Bright cautioned that highly pathogenic avian influenza “does not always translate to the same level of disease” in people and mammals as birds, though he and other experts warn the potential impact is far from certain.

The increasing prevalence of avian influenza in cows means that human surveillance in farmworkers and dairy workers should be bolstered, according to Association of Public Health Laboratories CEO Scott Becker.

“The bigger picture is that this virus is not cooling off,” said Jennifer Nuzzo, director of the Pandemic Center at the Brown University School of Public Health. “We've been worrying about this virus for 20 years, more than 20 years.
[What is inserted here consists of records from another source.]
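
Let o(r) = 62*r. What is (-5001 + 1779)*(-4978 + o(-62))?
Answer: 28424484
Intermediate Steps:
(-5001 + 1779)*(-4978 + o(-62)) = (-5001 + 1779)*(-4978 + 62*(-62)) = -3222*(-4978 - 3844) = -3222*(-8822) = 28424484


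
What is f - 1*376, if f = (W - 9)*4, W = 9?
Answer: -376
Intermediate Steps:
f = 0 (f = (9 - 9)*4 = 0*4 = 0)
f - 1*376 = 0 - 1*376 = 0 - 376 = -376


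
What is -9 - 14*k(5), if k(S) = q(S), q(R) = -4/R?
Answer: 11/5 ≈ 2.2000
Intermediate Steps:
k(S) = -4/S
-9 - 14*k(5) = -9 - (-56)/5 = -9 - 14*(-4/5) = -9 + 56/5 = 11/5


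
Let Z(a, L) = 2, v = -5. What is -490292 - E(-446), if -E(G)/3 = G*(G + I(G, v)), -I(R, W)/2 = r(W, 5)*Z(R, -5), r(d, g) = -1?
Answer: 101104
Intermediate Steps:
I(R, W) = 4 (I(R, W) = -(-2)*2 = -2*(-2) = 4)
E(G) = -3*G*(4 + G) (E(G) = -3*G*(G + 4) = -3*G*(4 + G))
-490292 - E(-446) = -490292 - (-3)*(-446)*(4 - 446) = -490292 - (-3)*(-446)*(-442) = -490292 - 1*(-591396) = -490292 + 591396 = 101104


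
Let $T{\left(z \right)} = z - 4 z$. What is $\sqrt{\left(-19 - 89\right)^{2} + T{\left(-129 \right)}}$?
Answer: $3 \sqrt{1339} \approx 109.78$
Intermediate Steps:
$T{\left(z \right)} = - 3 z$
$\sqrt{\left(-19 - 89\right)^{2} + T{\left(-129 \right)}} = \sqrt{\left(-19 - 89\right)^{2} - -387} = \sqrt{\left(-108\right)^{2} + 387} = \sqrt{11664 + 387} = \sqrt{12051} = 3 \sqrt{1339}$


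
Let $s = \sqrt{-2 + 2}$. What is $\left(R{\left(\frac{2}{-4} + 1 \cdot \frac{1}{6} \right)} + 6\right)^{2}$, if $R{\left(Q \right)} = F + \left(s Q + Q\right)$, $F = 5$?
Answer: $\frac{1024}{9} \approx 113.78$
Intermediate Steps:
$s = 0$ ($s = \sqrt{0} = 0$)
$R{\left(Q \right)} = 5 + Q$ ($R{\left(Q \right)} = 5 + \left(0 Q + Q\right) = 5 + \left(0 + Q\right) = 5 + Q$)
$\left(R{\left(\frac{2}{-4} + 1 \cdot \frac{1}{6} \right)} + 6\right)^{2} = \left(\left(5 + \left(\frac{2}{-4} + 1 \cdot \frac{1}{6}\right)\right) + 6\right)^{2} = \left(\left(5 + \left(2 \left(- \frac{1}{4}\right) + 1 \cdot \frac{1}{6}\right)\right) + 6\right)^{2} = \left(\left(5 + \left(- \frac{1}{2} + \frac{1}{6}\right)\right) + 6\right)^{2} = \left(\left(5 - \frac{1}{3}\right) + 6\right)^{2} = \left(\frac{14}{3} + 6\right)^{2} = \left(\frac{32}{3}\right)^{2} = \frac{1024}{9}$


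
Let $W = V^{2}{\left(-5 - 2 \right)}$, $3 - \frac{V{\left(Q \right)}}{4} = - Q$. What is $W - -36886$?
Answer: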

And in the last year, it has really been remarkable in how far across the globe it has been spreading, and how many species it's been affecting.”

Stacey Schultz-Cherry, an expert in animal influenza at St. Jude Children's Research Hospital, said the infections in cows are the first time avian influenza has been found in the animal.

“There does seem to be more spillover into these different animal species that we've never really thought about before, especially with avian influenza viruses,” Schultz-Cherry said.

Lauren Gardner contributed to this report.

CORRECTION: An earlier version of this story, relying on a mistaken press release from the USDA, misidentified a state where cows were infected.